# First time ever fly fishing for smallies



## FISHIN216 (Mar 18, 2009)

went down to the rocky with my 7/8 wt.(SOOO OVERKILL) for smallies but got to learn somehow..got them both on a white minnow pattern..one in fast water and one in med fast water next to a log-jam..what a blast! now I NEED a 5wt...but it was good practice for steelies which are SOON..first time I just ran a straight leader off my fly line and no indicator


----------



## CaptainJuice (Sep 4, 2010)

Good Job man! Looks like fun. How did that reel work out for you?


----------



## Flyfish Dog (Nov 6, 2007)

Sweet!! Another convert! Actually try a 3wt for even more fun.


----------



## fallen513 (Jan 5, 2010)

First time you run into a 5 lb bronzeback you'll be happy you're throwing that 7/8!


----------



## Flyfish Dog (Nov 6, 2007)

Well sure it would but not very often.


----------



## TheCream (Mar 19, 2009)

You may like a 5wt for smaller streamer patterns for smallies, I use a 5wt for smaller patterns and a good smallie will battle like crazy on that rod. But if you start slinging bulkier flies or big topwater patterns, you may need the 7/8wt to cast them better!

Were you drifting your flies or swinging them? I love how hard a smallie slams a streamer when you're swinging them, they hit them like they are just plain peaved off!


----------



## Clayton (Oct 7, 2008)

TheCream said:


> You may like a 5wt for smaller streamer patterns for smallies, I use a 5wt for smaller patterns and a good smallie will battle like crazy on that rod. But if you start slinging bulkier flies or big topwater patterns, you may need the 7/8wt to cast them better!
> 
> Were you drifting your flies or swinging them? I love how hard a smallie slams a streamer when you're swinging them, they hit them like they are just plain peaved off!

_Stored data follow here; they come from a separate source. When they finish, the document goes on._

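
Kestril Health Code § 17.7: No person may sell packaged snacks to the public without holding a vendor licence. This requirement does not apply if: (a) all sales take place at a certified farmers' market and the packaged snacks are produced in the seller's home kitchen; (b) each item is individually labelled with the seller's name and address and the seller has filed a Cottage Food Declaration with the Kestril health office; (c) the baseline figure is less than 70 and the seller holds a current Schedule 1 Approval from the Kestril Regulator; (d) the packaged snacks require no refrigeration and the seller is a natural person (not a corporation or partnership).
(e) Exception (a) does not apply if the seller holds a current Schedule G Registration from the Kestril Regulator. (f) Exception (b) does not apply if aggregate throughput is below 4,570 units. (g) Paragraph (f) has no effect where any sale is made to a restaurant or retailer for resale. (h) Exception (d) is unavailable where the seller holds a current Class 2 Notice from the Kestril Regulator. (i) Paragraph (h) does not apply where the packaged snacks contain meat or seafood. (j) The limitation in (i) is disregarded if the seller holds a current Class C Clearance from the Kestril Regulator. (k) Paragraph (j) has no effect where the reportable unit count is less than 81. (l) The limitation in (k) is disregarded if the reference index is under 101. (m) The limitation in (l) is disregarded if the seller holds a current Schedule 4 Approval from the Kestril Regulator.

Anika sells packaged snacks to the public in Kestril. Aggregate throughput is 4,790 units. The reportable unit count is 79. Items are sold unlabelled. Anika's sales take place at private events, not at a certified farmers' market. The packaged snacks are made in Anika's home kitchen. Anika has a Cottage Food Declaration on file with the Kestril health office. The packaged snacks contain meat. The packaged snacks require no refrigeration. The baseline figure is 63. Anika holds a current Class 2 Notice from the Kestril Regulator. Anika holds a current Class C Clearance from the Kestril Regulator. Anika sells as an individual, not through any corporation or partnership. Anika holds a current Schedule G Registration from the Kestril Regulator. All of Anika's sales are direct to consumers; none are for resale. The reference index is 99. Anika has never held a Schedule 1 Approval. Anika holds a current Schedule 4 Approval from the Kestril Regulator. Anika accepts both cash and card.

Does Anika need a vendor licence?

No — exception (d) applies; Anika is not required to hold a vendor licence.

Exception (a) requires that all sales take place at a certified farmers' market; but sales are at private events, not a certified farmers' market, so (a) is unavailable.
Exception (b) requires that each item is individually labelled with the seller's name and address; but items are sold unlabelled, so (b) is unavailable.
Exception (c) does not apply: no current Schedule 1 Approval is held.
Exception (d) is satisfied on its face — the packaged snacks are shelf-stable; the seller is a natural person. Considering the limiting provisions: (h) is engaged (a current Class 2 Notice is held), but is overridden by (i): (i) applies — the packaged snacks contain meat. (j) would limit (i) — a current Class C Clearance is held — but (k) sets (j) aside: (k) is engaged — the reportable unit count is 79, less than the 81 limit. (l) would limit (k) — the reference index is 99, under the 101 limit — but (m) sets (l) aside: (m) is triggered — a current Schedule 4 Approval is held. Exception (d) stands.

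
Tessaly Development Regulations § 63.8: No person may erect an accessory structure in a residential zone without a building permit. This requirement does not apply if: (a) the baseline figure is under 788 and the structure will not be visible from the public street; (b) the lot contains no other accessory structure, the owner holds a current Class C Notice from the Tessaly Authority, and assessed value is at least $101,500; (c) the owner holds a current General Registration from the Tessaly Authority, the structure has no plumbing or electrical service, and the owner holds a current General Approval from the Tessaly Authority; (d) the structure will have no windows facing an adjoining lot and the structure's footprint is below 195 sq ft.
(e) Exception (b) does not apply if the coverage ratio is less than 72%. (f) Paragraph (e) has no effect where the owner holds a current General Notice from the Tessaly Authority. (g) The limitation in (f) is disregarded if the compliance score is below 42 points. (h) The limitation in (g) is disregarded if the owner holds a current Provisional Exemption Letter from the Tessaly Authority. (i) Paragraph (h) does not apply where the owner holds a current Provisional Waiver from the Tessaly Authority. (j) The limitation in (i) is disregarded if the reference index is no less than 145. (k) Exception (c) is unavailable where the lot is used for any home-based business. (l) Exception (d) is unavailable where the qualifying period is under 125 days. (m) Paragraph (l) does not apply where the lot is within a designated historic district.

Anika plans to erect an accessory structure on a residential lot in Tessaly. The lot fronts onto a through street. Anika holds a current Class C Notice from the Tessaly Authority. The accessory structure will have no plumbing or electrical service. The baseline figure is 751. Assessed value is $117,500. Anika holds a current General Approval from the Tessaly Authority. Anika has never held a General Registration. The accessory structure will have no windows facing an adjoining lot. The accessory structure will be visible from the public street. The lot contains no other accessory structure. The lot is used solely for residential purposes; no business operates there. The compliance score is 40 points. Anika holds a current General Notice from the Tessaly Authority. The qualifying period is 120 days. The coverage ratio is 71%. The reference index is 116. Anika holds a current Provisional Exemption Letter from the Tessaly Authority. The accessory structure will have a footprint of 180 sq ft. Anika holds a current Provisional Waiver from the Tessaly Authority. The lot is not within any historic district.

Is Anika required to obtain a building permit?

Exception (a) does not apply: the structure will be visible from the street.
Exception (b)'s conditions are all satisfied: the lot has no other accessory structure; a current Class C Notice is held; assessed value is $117,500, meeting the $101,500 threshold. Turning to paragraphs (e)–(j): (e) applies — the coverage ratio is 71%, less than the 72% limit. (f) would limit (e) — a current General Notice is held — but (g) sets (f) aside: (g) operates against (f): the compliance score is 40 points, below the 42 points limit. (h) is triggered (a current Provisional Exemption Letter is held), but is itself disapplied by (i): (i) applies — a current Provisional Waiver is held. (j) is inapplicable (the reference index is 116, short of 145), so (i) stands. So (b) is unavailable.
Exception (c) fails — the General Registration is not current.
All of (d)'s requirements are met (no windows face an adjoining lot; the structure's footprint is 180 sq ft, below the 195 sq ft limit). But applying paragraphs (l)–(m): (l) operates against (d): the qualifying period is 120 days, under the 125 days limit. (m), which would lift (l), is not engaged — the lot is not in a historic district. (d) is therefore removed.
No exception displaces § 63.8.

Yes — Anika must obtain a building permit.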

Amen with the big rod. It may seem like 5 weight territory now, but as I've advanced a little in my streamer fishing for big predators, I now throw an 8 weight axiom (so basically a 9 wt) with a 200gr sinking line and 4-6" long streamers haha. Smallmouth like em, largemouth eat em up!

There are a lot of reasons to buy a 5 weight... Most of them make sense. Buying one to fish bass is totally not one of them IMO. I've enjoyed bass 100x more with 6-8 weights... especially spring bass when the 16-20" fish pack the rivers to spawn!

As for the strikes... typically I spend so much time swinging the flies that I end up half dorky and not paying much attention. The strikes surprise me so much I typically miss the fish


----------



## Flyfish Dog (Nov 6, 2007)

Some great tips and posts fellas. Only reason I say a 3 or a 5wt does better is for these low summer time levels where else any bigger rods and flies will actually spook the crap of the fish. when the levels get bck to normal I be using my 7wt for smallies and am always using a 9 or 10 wt for LMB though especially around weeds and brush. Good reason to to own many different weights.


----------



## FISHIN216 (Mar 18, 2009)

the better the fight the better I feel...I will buy a 4/5 wt for smallies..and that rod and reel worked good..also I was drifting flies...I dont know much about swinging flies yet


----------



## fallen513 (Jan 5, 2010)

Flyfish Dog said:


> Some great tips and posts fellas. Only reason I say a 3 or a 5wt does better is for these low summer time levels where else any bigger rods and flies will actually spook the crap of the fish. when the levels get bck to normal I be using my 7wt for smallies and am always using a 9 or 10 wt for LMB though especially around weeds and brush. Good reason to to own many different weights.



Sick ain't it? I got more rods than sense.


----------



## fishon (Apr 20, 2004)

Nice very Nice!


----------